COPE is doing a good job of rendering itself irrelevant
This week, the Georgia Straight published a fair and balanced article by Carlito Pablo highlighting divisions within the left-wing Coalition of Progressive Electors.
I would have thought that the key point—that internal chair Tim Louis has relied the support of two controversial left-wing groups—would have delighted Louis's critics.
But no. This is COPE, the party that can't resist fighting internal battles to the point of becoming irrelevant.
Instead of hearing any praise from the COPE activists for reporting on a topic that has been kept in the dark for too long, all the Straight received was condemnation.
Because Pablo quoted COPE corresponding secretary Kim Hearty accurately.
Here's part of what activist Ivan Drury wrote in an unpublished comment on the Straight site:
I think the way the Straight quotes Kim Hearty here is designed to be humiliating, in a specifically age and gender putting-in-place kind of way. If she was an old white guy who a journalist wanted to similarly humiliate they could write "(pause)" or "umm". But to invalidate Kim Hearty's voice this article includes her thinking-speech patterns as: "like". In my opinion this is hostile journalism that specifically fingers her voice as a young woman as invalid. I think the Straight should edit this out of the article.
Another of Louis's critics, his former ally Stuart Parker, left an angry message on my answering machine accusing Pablo of sexism.
I called Pablo to ask him about this. He responded that Hearty said "like" several times in the interview. What was he supposed to do?
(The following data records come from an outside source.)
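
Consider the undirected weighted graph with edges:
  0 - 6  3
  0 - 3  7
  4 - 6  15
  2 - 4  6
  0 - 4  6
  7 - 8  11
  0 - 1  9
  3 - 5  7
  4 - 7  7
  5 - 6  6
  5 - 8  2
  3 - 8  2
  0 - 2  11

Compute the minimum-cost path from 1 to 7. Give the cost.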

I spoke to our senior editor, Martin Dunphy, who handled the article. He pointed out that our paper routinely quotes young actors using the word "like" when they're pausing in the midst of a sentence.
He surrounds this use of "like" with commas to distinguish it from the conventional use of the word.
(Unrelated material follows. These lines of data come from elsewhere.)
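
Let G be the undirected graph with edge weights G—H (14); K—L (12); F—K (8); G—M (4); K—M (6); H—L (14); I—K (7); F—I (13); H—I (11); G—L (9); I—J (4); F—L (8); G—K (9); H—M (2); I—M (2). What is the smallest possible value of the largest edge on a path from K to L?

8

A few of the K→L routes:
K → M → G → L: max(6, 4, 9) = 9
K → G → L: max(9, 9) = 9
K → I → M → G → L: max(7, 2, 4, 9) = 9
K → F → L: max(8, 8) = 8
Smallest bottleneck: 8.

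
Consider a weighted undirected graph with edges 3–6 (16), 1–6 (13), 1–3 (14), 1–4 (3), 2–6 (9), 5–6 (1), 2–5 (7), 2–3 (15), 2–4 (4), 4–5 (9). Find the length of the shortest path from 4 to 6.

Checking several routes:
4 -> 5 -> 6: 9 + 1 = 10
4 -> 2 -> 6: 4 + 9 = 13
4 -> 2 -> 5 -> 6: 4 + 7 + 1 = 12
4 -> 1 -> 6: 3 + 13 = 16
Shortest: 10.

10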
Dunphy told me that Hearty actually used three "likes" in one sentence, rendering her comment unintelligible. So he suggested to Pablo that he include an ellipsis to remove one of them so readers could comprehend what she was saying.
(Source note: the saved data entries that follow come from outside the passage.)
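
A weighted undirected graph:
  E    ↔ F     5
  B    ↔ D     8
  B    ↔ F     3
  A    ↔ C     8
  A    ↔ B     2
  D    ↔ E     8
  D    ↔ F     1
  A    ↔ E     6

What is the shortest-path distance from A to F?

5

A few of the A→F routes:
A - B - F: 2 + 3 = 5
A - B - D - E - F: 2 + 8 + 8 + 5 = 23
A - E - F: 6 + 5 = 11
A - B - D - F: 2 + 8 + 1 = 11
A - E - D - F: 6 + 8 + 1 = 15
Best route has total 5.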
I could comment on Louis's decision to rely on members of Fire This Time for Social Justice and Mobilization Against War and Occupation.
But the criticism of Parker, Drury, and others requires a response because some people are tweeting about it without having the foggiest notion of media law.
There was no attempt to humiliate Hearty. Nobody here has it out for her.
There was an attempt to ensure that everyone was quoted accurately on the slim chance that this article ever ended up before the courts.
We in the media are quite used to being disliked for doing our jobs.
In this instance, I would argue that Dunphy and Pablo both acted with exceptional professionalism and integrity.
And if people don't want to be quoted in newspapers using the word "like" too often, there's an easy solution: banish it from their vocabulary.